In this study, we compared the impact of IR on kidney between male and female rats and results corresponded to other studies like Kher et al (16). We also compared the effect of IPC on kidney and found out that IPC is effective in both genders. Previous studies assessed only male rats and did not investigate the females (17), however, in this study; both male and female rats were investigated and compared with one another.
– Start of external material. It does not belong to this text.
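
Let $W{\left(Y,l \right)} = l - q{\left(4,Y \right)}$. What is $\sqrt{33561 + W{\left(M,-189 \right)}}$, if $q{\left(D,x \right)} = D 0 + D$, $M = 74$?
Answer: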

Our results showed that there are significant differences between IR and IPC groups regarding BUN and creatinine which means that IPC is effective in both genders. Also during histological examinations we found out that ischemia-reperfusion injuries were significantly less in females. Similarly, the protective effects of IPC were more pronounced in females. Our results showed that, with no major difference between male and female rats, IPC procedure reduces both BUN and creatinine levels in both male and female rats. Since, measurable changes in levels of BUN and creatinine occurs after severe damages to kidney tissue, thus, the results of the present study may be defensible and histological differences should be the base of judgment between two genders.

Conclusions

In this study, we concluded that the induction of IPC leads to improvement of kidney functions and also declines the injuries in both genders. However, female rats had better histological results that confirmed sex differences. According to our results and considering the findings of other studies, it is strongly recommended to apply the IPC process right before the transplantation and also choose females as donors. Therefore, post transplantation results would probably be more efficient and larger number of patients will survive.